Raimundo diz que Seguro deve ser coerente e rejeitar "golpe" do Governo no arrendamento
Raimundo acrescentou que "quem quer respeitar o artigo 65.º da Constituição", relativo ao acesso à habitação, "não pode estar de acordo com mais um golpe destes".
O secretário-geral do PCP defendeu esta quarta-feira que o Presidente da República deve ser coerente com as preocupações sobre habitação e rejeitar as alterações na lei do arrendamento, mas definiu como prioritário travá-las antes de chegarem a Belém.
Paulo Raimundo falava aos jornalistas após uma reunião com a Associação de Inquilinos Lisbonense (AIL), em Lisboa, sobre as novas regras no Novo Regime do Arrendamento Urbano (NRAU), aprovado pelo Governo em Conselho de Ministros a 09 de julho.
Antes do líder comunista, o presidente da AIL, Pedro Ventura, considerou que, caso estas alterações venham a ser aprovadas no Parlamento, o "veto presidencial é fundamental para estancar" o que considera ser uma tentativa de "alimentar um problema social".

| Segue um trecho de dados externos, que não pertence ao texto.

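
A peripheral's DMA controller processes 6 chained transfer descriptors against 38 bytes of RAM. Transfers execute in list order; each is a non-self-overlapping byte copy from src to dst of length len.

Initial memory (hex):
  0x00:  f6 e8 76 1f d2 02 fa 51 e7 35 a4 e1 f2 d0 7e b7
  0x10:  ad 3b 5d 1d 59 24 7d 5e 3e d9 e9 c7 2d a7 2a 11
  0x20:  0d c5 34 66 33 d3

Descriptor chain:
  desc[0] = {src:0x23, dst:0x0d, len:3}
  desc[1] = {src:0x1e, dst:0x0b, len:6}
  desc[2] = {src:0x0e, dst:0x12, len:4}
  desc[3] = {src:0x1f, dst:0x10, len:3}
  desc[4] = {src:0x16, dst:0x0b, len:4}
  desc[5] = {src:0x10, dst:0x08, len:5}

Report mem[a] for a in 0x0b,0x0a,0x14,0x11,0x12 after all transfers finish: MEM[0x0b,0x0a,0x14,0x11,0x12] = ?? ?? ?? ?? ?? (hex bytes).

MEM[0x0b,0x0a,0x14,0x11,0x12] = 34 c5 66 0d c5

#0 dst[0x0d+3] := {0x66,0x33,0xd3}
#1 dst[0x0b+6] := {0x2a,0x11,0x0d,0xc5,0x34,0x66}
#2 dst[0x12+4] := {0xc5,0x34,0x66,0x3b}
#3 dst[0x10+3] := {0x11,0x0d,0xc5}
#4 dst[0x0b+4] := {0x7d,0x5e,0x3e,0xd9}
#5 dst[0x08+5] := {0x11,0x0d,0xc5,0x34,0x66}
query mem[0x0b]=0x34, mem[0x0a]=0xc5, mem[0x14]=0x66, mem[0x11]=0x0d, mem[0x12]=0xc5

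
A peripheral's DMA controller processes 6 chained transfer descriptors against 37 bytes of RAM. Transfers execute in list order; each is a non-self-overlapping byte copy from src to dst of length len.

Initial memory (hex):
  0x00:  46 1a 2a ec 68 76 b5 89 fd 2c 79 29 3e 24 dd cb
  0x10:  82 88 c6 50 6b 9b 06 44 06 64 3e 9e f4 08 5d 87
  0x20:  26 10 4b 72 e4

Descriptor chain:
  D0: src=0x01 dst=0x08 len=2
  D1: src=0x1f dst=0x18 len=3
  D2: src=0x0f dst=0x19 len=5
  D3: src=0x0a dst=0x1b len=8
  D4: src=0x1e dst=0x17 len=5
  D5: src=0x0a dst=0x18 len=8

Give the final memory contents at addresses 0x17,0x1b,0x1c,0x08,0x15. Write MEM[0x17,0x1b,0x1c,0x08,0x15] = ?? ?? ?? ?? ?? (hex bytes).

D0: mem[0x08..0x09] <- [1a 2a]
D1: mem[0x18..0x1a] <- [87 26 10]
D2: mem[0x19..0x1d] <- [cb 82 88 c6 50]
D3: mem[0x1b..0x22] <- [79 29 3e 24 dd cb 82 88]
D4: mem[0x17..0x1b] <- [24 dd cb 82 88]
D5: mem[0x18..0x1f] <- [79 29 3e 24 dd cb 82 88]
query mem[0x17]=0x24, mem[0x1b]=0x24, mem[0x1c]=0xdd, mem[0x08]=0x1a, mem[0x15]=0x9b

MEM[0x17,0x1b,0x1c,0x08,0x15] = 24 24 dd 1a 9b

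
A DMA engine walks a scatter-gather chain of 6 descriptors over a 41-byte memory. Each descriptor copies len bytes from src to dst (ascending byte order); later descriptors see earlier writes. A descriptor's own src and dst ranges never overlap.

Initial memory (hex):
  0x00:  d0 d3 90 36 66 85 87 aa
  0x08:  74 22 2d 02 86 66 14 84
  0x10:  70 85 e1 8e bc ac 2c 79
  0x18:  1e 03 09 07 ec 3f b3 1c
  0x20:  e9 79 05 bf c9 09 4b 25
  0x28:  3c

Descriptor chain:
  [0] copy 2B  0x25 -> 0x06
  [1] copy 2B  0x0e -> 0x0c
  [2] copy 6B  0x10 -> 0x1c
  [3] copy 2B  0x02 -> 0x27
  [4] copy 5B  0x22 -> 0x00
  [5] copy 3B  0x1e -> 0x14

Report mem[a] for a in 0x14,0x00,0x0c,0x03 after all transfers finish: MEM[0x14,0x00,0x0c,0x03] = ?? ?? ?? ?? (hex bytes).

MEM[0x14,0x00,0x0c,0x03] = e1 05 14 09

#0 dst[0x06+2] := {0x09,0x4b}
#1 dst[0x0c+2] := {0x14,0x84}
#2 dst[0x1c+6] := {0x70,0x85,0xe1,0x8e,0xbc,0xac}
#3 dst[0x27+2] := {0x90,0x36}
#4 dst[0x00+5] := {0x05,0xbf,0xc9,0x09,0x4b}
#5 dst[0x14+3] := {0xe1,0x8e,0xbc}
query mem[0x14]=0xe1, mem[0x00]=0x05, mem[0x0c]=0x14, mem[0x03]=0x09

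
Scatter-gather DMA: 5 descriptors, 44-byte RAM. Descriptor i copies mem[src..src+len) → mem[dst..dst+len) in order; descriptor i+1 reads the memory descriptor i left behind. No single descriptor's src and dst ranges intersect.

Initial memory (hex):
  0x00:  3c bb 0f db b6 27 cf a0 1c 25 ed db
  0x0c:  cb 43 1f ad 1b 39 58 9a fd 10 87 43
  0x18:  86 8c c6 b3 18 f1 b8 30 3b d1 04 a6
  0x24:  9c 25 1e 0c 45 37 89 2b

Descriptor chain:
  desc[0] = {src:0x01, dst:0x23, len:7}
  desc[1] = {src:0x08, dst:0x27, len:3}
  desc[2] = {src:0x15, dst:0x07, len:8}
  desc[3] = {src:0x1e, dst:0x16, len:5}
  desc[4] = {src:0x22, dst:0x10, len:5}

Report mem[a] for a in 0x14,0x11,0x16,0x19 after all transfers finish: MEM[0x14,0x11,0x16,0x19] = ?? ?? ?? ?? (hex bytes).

MEM[0x14,0x11,0x16,0x19] = b6 bb b8 d1

[0] 0x01->0x23 len=7 : bb 0f db b6 27 cf a0
[1] 0x08->0x27 len=3 : 1c 25 ed
[2] 0x15->0x07 len=8 : 10 87 43 86 8c c6 b3 18
[3] 0x1e->0x16 len=5 : b8 30 3b d1 04
[4] 0x22->0x10 len=5 : 04 bb 0f db b6
query mem[0x14]=0xb6, mem[0x11]=0xbb, mem[0x16]=0xb8, mem[0x19]=0xd1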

Questionado sobre este apelo, o secretário-geral do PCP afirmou que o Presidente da República tem colocado como questões centrais nas suas intervenções públicas temas como a precariedade, os direitos, os salários e a habitação, e pediu coerência a António José Seguro.
"Estou convencido de que vai ser coerente com essa sua afirmação. Tem que olhar para este novo golpe que o Governo está a procurar introduzir, não naquilo que é apontado, mas sim nas consequências que vai ter", frisou.
Raimundo acrescentou que "quem quer respeitar o artigo 65.º da Constituição", relativo ao acesso à habitação, "não pode estar de acordo com mais um golpe destes" e mostrou-se convicto de que "o Presidente da República saberá certamente olhar para o diploma".
O secretário-geral do PCP ressalvou, no entanto, que o foco deve ser derrotar estas alterações antes de chegarem a Belém, evitando que o Presidente da República tenha de decidir sobre elas, e apelou à mobilização popular.
"É um apelo a que a população, a juventude em particular, se levante também contra este diploma, porque aquilo que nós precisamos não é de confrontar o Presidente da República com este diploma, é de fazer tudo para que ele não chegue lá", sublinhou.
Paulo Raimundo acusou ainda o Governo de agravar o "drama do acesso à habitação" num país, acrescentou, que lidera na subida dos preços das casas e das rendas, e considerou que está em causa não só um "ataque aos inquilinos", mas também aos pequenos arrendatários, por ser um diploma "feito para os grandes grupos imobiliários".
"Para o Governo, tudo é negócio, inclusive a casa de cada um de nós", atirou, acusando o executivo de uma "cínica argumentação" ao dizer que estas medidas "vão pôr mais casas para o mercado de arrendamento".
Para Raimundo, o Governo está esquecido de "um pormenor": "Por cada casa a mais que vai ficar para o mercado de arrendamento, há mais alguém que foi despejado", disse.
As novas regras do NRAU permitem os despejos por rendas em atraso ao fim de dois meses de incumprimento do pagamento, em vez dos três meses exigidos na lei atual.
Em caso de incumprimento reiterado, o despejo pode ser iniciado sempre que se verifique um atraso no pagamento igual ou superior a oito dias por mais de três vezes seguidas ou interpoladas, durante um período de 12 meses, ou mais de quatro vezes em 18 meses.
A 09 de julho, no final do Conselho de Ministros sobre a reforma do arrendamento, o ministro das Infraestruturas e Habitação, Miguel Pinto Luz, enquadrou as medidas anunciadas à luz dos princípios do "equilíbrio e da liberdade" contratual entre senhorios e inquilinos, de forma a permitir colocar mais casas no mercado para resolver a crise da habitação.